人間社会は長い間、能力を測る基準としてIQ(知能指数)を重宝してきました。その一方で、人間は学業だけではないはずだという意識もだんだん広がっていきました。アメリカの心理学者、ダニエル・ゴールマン氏は1995年、『EQ~こころの知能指数』という本で、一つの対案を出します。心・感情(Emotion)をコントロールする能力として、EQ(感情指数)を提唱したのです。

IQがどんなに高くても、感情のコントロールが下手だと集団作業ができない。EQが高ければ、家族、友人、同僚、上司などたくさんの人々とコミュニケーションが上手にとれるようになり、成長や成功につながる、という考え方です。多くの人に支持されました。

さらに、ゴールマン氏は2007年に出版した続編『SQ~生きかたの知能指数』で、SQ(社会的知性)の大切さを説きました。これは「他人から何を感じるか」、そして「その上でどう動くか」という能力です。他者の心に波長を合わせ、肯定的な人間関係を作ることで、ビジネスもうまくいきやすくなるとされます。

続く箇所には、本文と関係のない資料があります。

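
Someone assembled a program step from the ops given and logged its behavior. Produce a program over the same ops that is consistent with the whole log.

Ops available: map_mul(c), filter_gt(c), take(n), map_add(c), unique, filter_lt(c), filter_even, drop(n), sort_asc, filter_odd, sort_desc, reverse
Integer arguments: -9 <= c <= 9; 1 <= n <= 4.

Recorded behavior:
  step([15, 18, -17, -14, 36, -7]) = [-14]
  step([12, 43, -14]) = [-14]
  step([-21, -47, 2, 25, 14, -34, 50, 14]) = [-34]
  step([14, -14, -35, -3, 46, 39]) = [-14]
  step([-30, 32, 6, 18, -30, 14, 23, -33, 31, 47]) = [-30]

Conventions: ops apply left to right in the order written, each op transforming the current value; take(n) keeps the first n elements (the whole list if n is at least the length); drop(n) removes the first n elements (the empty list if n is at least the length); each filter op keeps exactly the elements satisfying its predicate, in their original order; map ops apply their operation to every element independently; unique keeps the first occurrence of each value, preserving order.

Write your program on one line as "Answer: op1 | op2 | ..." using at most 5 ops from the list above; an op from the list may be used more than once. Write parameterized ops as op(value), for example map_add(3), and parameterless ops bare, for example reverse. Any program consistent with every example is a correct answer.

sort_asc | unique | filter_even | filter_lt(2)

Check, running the answer program on each example:
  [15, 18, -17, -14, 36, -7] -> [-17, -14, -7, 15, 18, 36] -> [-17, -14, -7, 15, 18, 36] -> [-14, 18, 36] -> [-14]
  [12, 43, -14] -> [-14, 12, 43] -> [-14, 12, 43] -> [-14, 12] -> [-14]
  [-21, -47, 2, 25, 14, -34, 50, 14] -> [-47, -34, -21, 2, 14, 14, 25, 50] -> [-47, -34, -21, 2, 14, 25, 50] -> [-34, 2, 14, 50] -> [-34]
  [14, -14, -35, -3, 46, 39] -> [-35, -14, -3, 14, 39, 46] -> [-35, -14, -3, 14, 39, 46] -> [-14, 14, 46] -> [-14]
  [-30, 32, 6, 18, -30, 14, 23, -33, 31, 47] -> [-33, -30, -30, 6, 14, 18, 23, 31, 32, 47] -> [-33, -30, 6, 14, 18, 23, 31, 32, 47] -> [-30, 6, 14, 18, 32] -> [-30]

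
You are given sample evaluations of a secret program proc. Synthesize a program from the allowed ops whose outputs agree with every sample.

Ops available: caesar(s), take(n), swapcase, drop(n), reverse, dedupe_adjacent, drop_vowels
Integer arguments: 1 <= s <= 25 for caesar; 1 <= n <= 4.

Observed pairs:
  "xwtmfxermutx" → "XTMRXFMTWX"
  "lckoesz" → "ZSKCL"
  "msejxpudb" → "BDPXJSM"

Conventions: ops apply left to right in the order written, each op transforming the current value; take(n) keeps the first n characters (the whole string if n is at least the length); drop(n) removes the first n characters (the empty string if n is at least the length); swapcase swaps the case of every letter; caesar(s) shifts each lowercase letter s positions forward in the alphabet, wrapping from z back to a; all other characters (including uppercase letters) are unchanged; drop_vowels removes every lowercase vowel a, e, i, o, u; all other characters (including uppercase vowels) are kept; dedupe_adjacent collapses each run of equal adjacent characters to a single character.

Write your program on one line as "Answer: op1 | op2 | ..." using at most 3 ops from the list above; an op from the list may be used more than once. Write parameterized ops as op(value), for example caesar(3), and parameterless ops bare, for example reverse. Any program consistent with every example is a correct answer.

reverse | drop_vowels | swapcase

Check, running the answer program on each example:
  "xwtmfxermutx" -> "xtumrexfmtwx" -> "xtmrxfmtwx" -> "XTMRXFMTWX"
  "lckoesz" -> "zseokcl" -> "zskcl" -> "ZSKCL"
  "msejxpudb" -> "bdupxjesm" -> "bdpxjsm" -> "BDPXJSM"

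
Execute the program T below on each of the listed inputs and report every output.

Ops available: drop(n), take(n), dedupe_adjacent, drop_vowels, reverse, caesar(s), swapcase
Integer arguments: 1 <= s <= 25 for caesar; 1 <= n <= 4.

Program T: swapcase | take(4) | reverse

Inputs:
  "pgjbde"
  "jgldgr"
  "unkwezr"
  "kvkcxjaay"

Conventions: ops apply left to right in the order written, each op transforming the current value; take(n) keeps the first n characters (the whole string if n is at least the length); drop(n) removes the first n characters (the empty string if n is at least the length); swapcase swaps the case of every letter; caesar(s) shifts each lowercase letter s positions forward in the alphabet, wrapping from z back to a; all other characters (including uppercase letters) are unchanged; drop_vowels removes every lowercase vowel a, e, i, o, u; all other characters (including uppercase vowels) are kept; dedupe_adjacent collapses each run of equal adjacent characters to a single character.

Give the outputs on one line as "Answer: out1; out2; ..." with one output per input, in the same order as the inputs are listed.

Execution, op by op:
  "pgjbde" -> "PGJBDE" -> "PGJB" -> "BJGP"
  "jgldgr" -> "JGLDGR" -> "JGLD" -> "DLGJ"
  "unkwezr" -> "UNKWEZR" -> "UNKW" -> "WKNU"
  "kvkcxjaay" -> "KVKCXJAAY" -> "KVKC" -> "CKVK"

"BJGP"; "DLGJ"; "WKNU"; "CKVK"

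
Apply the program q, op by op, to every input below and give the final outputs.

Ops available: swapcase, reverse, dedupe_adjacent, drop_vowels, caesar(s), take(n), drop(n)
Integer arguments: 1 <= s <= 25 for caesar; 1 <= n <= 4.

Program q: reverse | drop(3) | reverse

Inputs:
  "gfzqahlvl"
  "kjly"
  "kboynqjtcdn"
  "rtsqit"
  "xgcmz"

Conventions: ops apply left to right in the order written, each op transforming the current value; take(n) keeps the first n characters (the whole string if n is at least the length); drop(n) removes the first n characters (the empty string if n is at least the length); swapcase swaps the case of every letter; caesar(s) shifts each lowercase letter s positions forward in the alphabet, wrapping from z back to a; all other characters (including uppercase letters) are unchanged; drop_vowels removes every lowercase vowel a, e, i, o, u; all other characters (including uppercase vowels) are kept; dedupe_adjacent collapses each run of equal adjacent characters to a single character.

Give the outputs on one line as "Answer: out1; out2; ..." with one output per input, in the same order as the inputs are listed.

Execution, op by op:
  "gfzqahlvl" -> "lvlhaqzfg" -> "haqzfg" -> "gfzqah"
  "kjly" -> "yljk" -> "k" -> "k"
  "kboynqjtcdn" -> "ndctjqnyobk" -> "tjqnyobk" -> "kboynqjt"
  "rtsqit" -> "tiqstr" -> "str" -> "rts"
  "xgcmz" -> "zmcgx" -> "gx" -> "xg"

"gfzqah"; "k"; "kboynqjt"; "rts"; "xg"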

さらに、最近注目されているのが、HQ(人間性知能)という概念です。これは、一言でいえば「人間力」。つまり、AI(人工知能)にはできないこと、人間にしかできないことをする能力です。HQには、EQやSQも含まれます。感情やストレスを上手にコントロールし、良好な人間関係を構築しながら、自分ならではの新しい価値を創造する力が、HQの本質です。ビジョンを持ち、そのビジョンに向かって努力したり、協調性や思いやりを大切にしながら他者や社会に貢献したり—といった行動力も、HQで問われます。

ノーベル物理学賞を受賞した江崎玲於奈氏は、人間の知性を「創造力」と「分別力」に分けたうえで、「大量のデータを瞬時に学習するAIは、人間をはるかに超える分別力を備えることも可能であろう。だが創造力は持ち合わせていない。人間はこれまで以上に、独自の創造力に生きがいを見いださねばならない」と指摘しています。

1本のライ麦から出ている根を合わせると、1万キロ以上にもなるそうです。「良樹細根(りょうじゅさいこん)」「大樹深根(だいじゅしんこん)」という言葉があるように、健やかに伸びる大樹は、地下に深く広く細やかに根を張りめぐらせ、しっかりと大地につながっています。

今までの教育では、子どもたちは学校や塾から肥料を与えられ、それを吸収しながら一律で高さを競ってきました。これからは、いかに自分ならではの「根」を深く巡らせて、強風が来ても倒れないような強い木に育つか、という点が大切になります。環境や周囲とも調和しながら、自分らしく伸びる。そのためにも、HQを養うことが大切ですね。